I did not pray that prayer.  Nor did I pray any prayer even remotely resembling that.  I felt no such burden for the future inhabitants of that apartment.  I resolved that if I ever met them I would be gracious to them and try to live a life that models Christ to them, but I just could not bring myself to pray the prayer or feel the burden.  That just ain’t me.  Am I any less of a Christian because of that?

Example 3:  Whenever evangelicals go out to eat or attend any function where food is involved, the rule is this:  Lay off on the food until it’s been blessed!  The requisite blessing is a prayer similar to this:  “Father God I just ask that you would just be with us in our time together.  (Insert prayers for specific requests at this point, according to the usual evangelical formula) Bless this food to the nourishment of our bodies.  Bless the hands that prepared it.  Bless our time together in Jesus’ name.”

News flash:  I DON’T say a blessing before I eat!  If I am in a large group I will wait for someone to say the blessing if it is a situation where one person says the blessing for the entire group.  If I am called upon to say the blessing, I will offer a short prayer (What’s wrong with “Lord, thank you for this food, please bless it”?).  But otherwise I am not going through the act of praying a prayer before I eat.  Call me greedy.  Call me ungrateful.  But I am not what evangelical Protestant-dom says I ought to be in regard to food, and I don’t even want to try to be that.

Puh-leez.

At this point I am going to introduce what I expect to be one of the recurring themes of the Fight Club series:  There is a HUGE disconnect between what we are and what God is.  So huge that we can’t begin to know or even suspect the nature of it.
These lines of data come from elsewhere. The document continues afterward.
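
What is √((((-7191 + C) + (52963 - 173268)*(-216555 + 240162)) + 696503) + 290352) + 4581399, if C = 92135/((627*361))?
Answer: 4581399 + I*√402918238351488354/11913 ≈ 4.5814e+6 + 53283.0*I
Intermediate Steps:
C = 92135/226347 ≈ 0.40705
√((((-7191 + C) + (52963 - 173268)*(-216555 + 240162)) + 696503) + 290352) + 4581399 = √((((-7191 + 92135/226347) + (52963 - 173268)*(-216555 + 240162)) + 696503) + 290352) + 4581399 = √(((-1627569142/226347 - 120305*23607) + 696503) + 290352) + 4581399 = √(((-1627569142/226347 - 2840040135) + 696503) + 290352) + 4581399 = √((-642836192005987/226347 + 696503) + 290352) + 4581399 = √(-642678540641446/226347 + 290352) + 4581399 = √(-642612820337302/226347) + 4581399 = I*√402918238351488354/11913 + 4581399 = 4581399 + I*√402918238351488354/11913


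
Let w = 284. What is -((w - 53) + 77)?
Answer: -308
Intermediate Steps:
-((w - 53) + 77) = -((284 - 53) + 77) = -(231 + 77) = -1*308 = -308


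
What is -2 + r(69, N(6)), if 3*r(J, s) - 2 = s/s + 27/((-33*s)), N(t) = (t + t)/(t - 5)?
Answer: -45/44 ≈ -1.0227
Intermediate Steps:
N(t) = 2*t/(-5 + t) (N(t) = (2*t)/(-5 + t) = 2*t/(-5 + t))
r(J, s) = 1 - 3/(11*s) (r(J, s) = ⅔ + (s/s + 27/((-33*s)))/3 = ⅔ + (1 + 27*(-1/(33*s)))/3 = ⅔ + (1 - 9/(11*s))/3 = ⅔ + (⅓ - 3/(11*s)) = 1 - 3/(11*s))
-2 + r(69, N(6)) = -2 + (-3/11 + 2*6/(-5 + 6))/((2*6/(-5 + 6))) = -2 + (-3/11 + 2*6/1)/((2*6/1)) = -2 + (-3/11 + 2*6*1)/((2*6*1)) = -2 + (-3/11 + 12)/12 = -2 + (1/12)*(129/11) = -2 + 43/44 = -45/44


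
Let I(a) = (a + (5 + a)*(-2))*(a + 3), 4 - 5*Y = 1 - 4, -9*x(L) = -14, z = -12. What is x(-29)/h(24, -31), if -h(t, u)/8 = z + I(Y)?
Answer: 25/7992 ≈ 0.0031281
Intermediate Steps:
x(L) = 14/9 (x(L) = -⅑*(-14) = 14/9)
Y = 7/5 (Y = ⅘ - (1 - 4)/5 = ⅘ - ⅕*(-3) = ⅘ + ⅗ = 7/5 ≈ 1.4000)
I(a) = (-10 - a)*(3 + a) (I(a) = (a + (-10 - 2*a))*(3 + a) = (-10 - a)*(3 + a))
h(t, u) = 12432/25 (h(t, u) = -8*(-12 + (-30 - (7/5)² - 13*7/5)) = -8*(-12 + (-30 - 1*49/25 - 91/5)) = -8*(-12 + (-30 - 49/25 - 91/5)) = -8*(-12 - 1254/25) = -8*(-1554/25) = 12432/25)
x(-29)/h(24, -31) = 14/(9*(12432/25)) = (14/9)*(25/12432) = 25/7992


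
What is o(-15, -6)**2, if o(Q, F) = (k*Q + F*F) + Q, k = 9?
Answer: 12996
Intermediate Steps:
o(Q, F) = F**2 + 10*Q (o(Q, F) = (9*Q + F*F) + Q = (9*Q + F**2) + Q = (F**2 + 9*Q) + Q = F**2 + 10*Q)
o(-15, -6)**2 = ((-6)**2 + 10*(-15))**2 = (36 - 150)**2 = (-114)**2 = 12996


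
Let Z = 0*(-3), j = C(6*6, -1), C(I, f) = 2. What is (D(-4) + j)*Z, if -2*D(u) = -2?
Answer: 0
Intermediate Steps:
D(u) = 1 (D(u) = -1/2*(-2) = 1)
j = 2
Z = 0
(D(-4) + j)*Z = (1 + 2)*0 = 3*0 = 0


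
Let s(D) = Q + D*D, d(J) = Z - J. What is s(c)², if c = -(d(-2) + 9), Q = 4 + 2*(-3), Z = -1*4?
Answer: 2209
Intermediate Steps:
Z = -4
Q = -2 (Q = 4 - 6 = -2)
d(J) = -4 - J
c = -7 (c = -((-4 - 1*(-2)) + 9) = -((-4 + 2) + 9) = -(-2 + 9) = -1*7 = -7)
s(D) = -2 + D² (s(D) = -2 + D*D = -2 + D²)
s(c)² = (-2 + (-7)²)² = (-2 + 49)² = 47² = 2209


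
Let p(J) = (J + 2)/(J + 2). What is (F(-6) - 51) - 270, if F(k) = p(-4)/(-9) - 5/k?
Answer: -5765/18 ≈ -320.28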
I linked the Alastair post because he makes the point that our words are not good enough for God.  Given that there is such a huge disconnect between what we are and what He is, it is wrong for us to think that our own spontaneous words are good enough for Him.  In light of that, why not resort to liturgical prayers drawn mainly from the Psalms and the Lord’s Prayer–praying to God in the words He has given us?

Yes there are pitfalls to liturgical prayer.  Yes it can become dead, dry religion if the words become nothing more than words on a page to be repeated at the appointed time.  But I think that the present evangelical approach to prayer reveals an unacceptable level of arrogance–to walk into the presence of a God who is completely and totally other than what we are, and assume that our own words that we make up on the spur of the moment are good enough for Him.

I know that it is vitally important for me to be connected to God through prayer on a regular and consistent basis.  But I also know that I can’t rely on the evangelical way of doing things in regard to prayer to move me forward in my relationship with God.  I am not what evangelical Protestant-dom says I should be.  Even if I could be what evangelical Protestant-dom says I ought to be, I don’t think I would want to .  I have nothing to prove to anyone regarding how many hours I can log in the prayer closet.  I have nothing to prove to anyone regarding the intensity of burden that I can feel for the lost.

Going forward, I have no idea what my prayer life is going to look like.  But I do know this:  I am not going back to what evangelical Protestant-dom says I ought to be in regard to prayer.